The Rebuild IRS Initiative: With a Bipartisan Approach to Rebalancing Management Stovepipes and Fixing 'Grass Roots' Field Operations
59 Pages Posted: 21 Apr 2015
Date Written: April 19, 2015
Abstract
This White Paper offers an achievable "breakthrough opportunity" and framework for restoring trust to the Internal Revenue Service. It identifies the ill-conceived massive 1998 structural reorganization and division (like salami-slicing) of field operations as a major cause of the IRS’s current "downward slide." With that recognition, change-makers can travel a 2015 bipartisan pathway to addressing a wrong-headed 1998 "solution" to a 1998 non-existent structural problem by introducing a 2015 proposal for a National Office consolidation (slimming down) coupled with a field operations decentralization (closer to customers and ending the practice of absentee senior-management without local accountability).
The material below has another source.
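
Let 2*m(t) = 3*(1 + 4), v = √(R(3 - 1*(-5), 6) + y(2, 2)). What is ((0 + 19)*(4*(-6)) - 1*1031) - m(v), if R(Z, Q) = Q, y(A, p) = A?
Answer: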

The 1998 restructuring was, at best, a bad idea masterfully executed. At worst, it was a bad idea oversold, overrated and hierarchical making IRS an overly-centralized Washington agency.
The 1998 reorganization architects had scrapped a perfectly good structure by eliminating locally-accountable "District Offices" and replacing them with a headquarters-heavy (and field-light) bureaucracy of unjustifiably divisive stovepipes.
To recover from that, presently, IRS can feasibly deliver a range of better practices, especially through refreshingly new, "Field Executive Offices (FEOs)" (See page 16, infra) run by senior-executive "Field Directors," to restore "grass roots" accountability and a geographic footprint.
In sum, that 1998 ill-conceived restructuring can more accurately be seen for what it always was, "reversible error" and a "treatable self-inflicted wound." As prophesized by Brookings and countless "independent" minded Service insiders, things actually did get "worse"! So, what now!